I did a patch job on an older apartment building, and am having no luck matching this texture exactly. Looks pretty simple but isn't turning out that way! I don't have much texture experience, can anyone offer any suggestions?

When I shrank the size to post these it really affected the visibility of the texture. I'm going to try tonight to get some better ones of the overall texture and will post as soon as I can. 

And if anyone REALLY wants to help, let me know and I can email the full size pics!


----------



## DSJOHN (Apr 5, 2010)

kinda looks like an areola


----------



## D's (Jan 15, 2009)

I shaved my nutsack once, kinda looked like that up close.

but seriously, hard to tell without scale but looks like a coarse sand, or small aggregate with many coats of paint. I got decent results doing patchwork with sand from a golf course bunker mixed with thin mud and applied with masonry brush.

good luck,
D's


----------



## Bevelation (Dec 20, 2008)

Looks like popcorn with 30 coats of paint.


----------



## Checkers (Jun 25, 2010)

I'll agree that it looks like sand mixed in with paint!


----------



## rhardman (Jul 7, 2009)

*I think its...*

It looks like a light dobber plaster texture with million coats of paint.

I ran across something similar once. The paint was some sort of industrial epoxy that other contractors had tried to skim over but it fell off. I ended up rolling a bonding agent (elmers glue) over it which held my skim coat and knockdown texture. The owners loved it as the knockdown updated their house.
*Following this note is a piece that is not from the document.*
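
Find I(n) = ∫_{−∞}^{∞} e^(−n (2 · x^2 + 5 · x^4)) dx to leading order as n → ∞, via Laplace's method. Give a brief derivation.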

You might want to approach it that way.

If you have to match the existing, email me ([email protected]) and we can give it a go. My first suggestion would be to buy a plasters float (green or white foam), mix up some hot mud (70% AP 30% Hot Mud) with 3 double hand fulls of river sand from HD and lightly dip and dab it onto some sheetrock scraps. The mixture won't set completely solid so before it totally dries, roll some very thin AP over the entire area. The trick will be getting the thin AP the right consistency. Too thin will leave sharp texture edges. Too thick will leave roller marks. Oh, also use a long knapp (sp?) roller.

"D's" answer looks pretty good too....* "got decent results doing patchwork with sand from a golf course bunker mixed with thin mud and applied with masonry brush."* 

Rick
If at all possible, always go corner to corner with an attempt at matching something. It's more difficult to detect an inconsistency that way.


----------



## asmith (Aug 11, 2010)

*Thanks*

Thanks everyone for the suggestions. I'm pretty sure you're all right about the sand with a million coats of paint. The place is pretty old.
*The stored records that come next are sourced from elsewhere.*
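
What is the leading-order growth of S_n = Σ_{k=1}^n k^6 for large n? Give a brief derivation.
S_n ~ n^7 / 7

By integral comparison (Euler-Maclaurin), Σ_{k=1}^n k^6 = ∫_0^n x^6 dx + O(n^6) = n^7/7 + O(n^6). (Equivalently, Faulhaber's formula gives the same leading term.)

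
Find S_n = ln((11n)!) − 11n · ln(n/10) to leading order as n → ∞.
S_n ~ 11n · (ln 110 − 1) + O(ln n)

Stirling: ln((11n)!) = 11n ln(11n) − 11n + O(ln n).
  S_n = 11n ln(11n) − 11n − 11n ln(n/10) + O(ln n)
      = 11n ln(11n) − 11n ln n + 11n ln 10 − 11n + O(ln n)
      = 11n ln 11 + 11n ln 10 − 11n + O(ln n)
      = 11n (ln 110 − 1) + O(ln n).
Numerically ln(110) − 1 ≈ 3.7005.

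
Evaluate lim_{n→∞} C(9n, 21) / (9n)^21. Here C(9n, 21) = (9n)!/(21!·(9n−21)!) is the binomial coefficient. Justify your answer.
lim = 1/21! = 1/51090942171709440000

With N = 9n → ∞: C(N, 21) / N^21 = [N(N−1)…(N−20)] / (21! · N^21) = (1/21!) · 1 · (1 − 1/(9n)) · … · (1 − 20/(9n)). Each factor → 1 as N → ∞, so the limit is 1/21! = 1/51090942171709440000.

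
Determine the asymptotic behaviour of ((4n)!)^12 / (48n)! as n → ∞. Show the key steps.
((4n)!)^12/(48n)! ~ ((2π·4n)^(11/2) / sqrt(12)) · 12^(−12·4n)  →  0

Write N = 4n. Stirling: N! ~ sqrt(2π N)(N/e)^N and (12N)! ~ sqrt(2π·12N)·(12N/e)^(12N).
  (N!)^12/(12N)! ~ (2π N)^(12/2) (N/e)^(12N) / [sqrt(2π·12N) (12N/e)^(12N)]
     = (2π N)^(12/2) / sqrt(2π·12N) · (N/(12N))^(12N)
     = (2π N)^((12−1)/2) / sqrt(12) · 12^(−12N).
Since 12^12 > 1, the factor 12^(−12N) decays exponentially, so the ratio → 0. Substituting N = 4n gives the stated form.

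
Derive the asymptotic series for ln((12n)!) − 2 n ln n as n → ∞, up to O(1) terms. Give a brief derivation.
ln((12n)!) − 2 n ln n = 10 n ln n + 12(ln 12 − 1) n + (1/2) ln(2π·12n) + O(1/n)

Stirling: ln((12n)!) = 12n ln(12n) − 12n + (1/2) ln(2π·12n) + O(1/n).
Expand 12n ln(12n) = 12n (ln n + ln 12) = 12n ln n + 12n ln 12.
Subtract 2n ln n: leading term is (12 − 2) n ln n = 10 n ln n. The next term is 12n ln 12 − 12n = 12(ln 12 − 1) n. Then the (1/2) ln(2π·12n) correction.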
I can't seem to get it to show in these pics but the sand seems to be applied in a way that it isn't evenly spread across the wall, but maybe just dabbed on in places? Well anyway, the place is a rental so doesn't need to be perfect. Pretty good should be just fine. However I am starting to get a little obsessed with getting this to look right.

And thanks Rick, I'm going to try your suggestion and see how it goes.

Oh and I attached another pic but don't really think its much better.


----------



## DSJOHN (Apr 5, 2010)

Buy some sand stipple paint add some medium texture to it and some mud and paint all together until pancake batter consistency then apply --I agree with Rick--looks like plaster sand float texture and 100 coats of paint.


----------



## asmith (Aug 11, 2010)

*Thanks Everyone!*

Well, I tried just as Rick described and it worked like a charm. It looked absolutely perfect, can't thank you all enough for the great advice! Sorry that it took me forever to post this, I meant to attach the after pic but just can't seem to remember to download it off my camera.


----------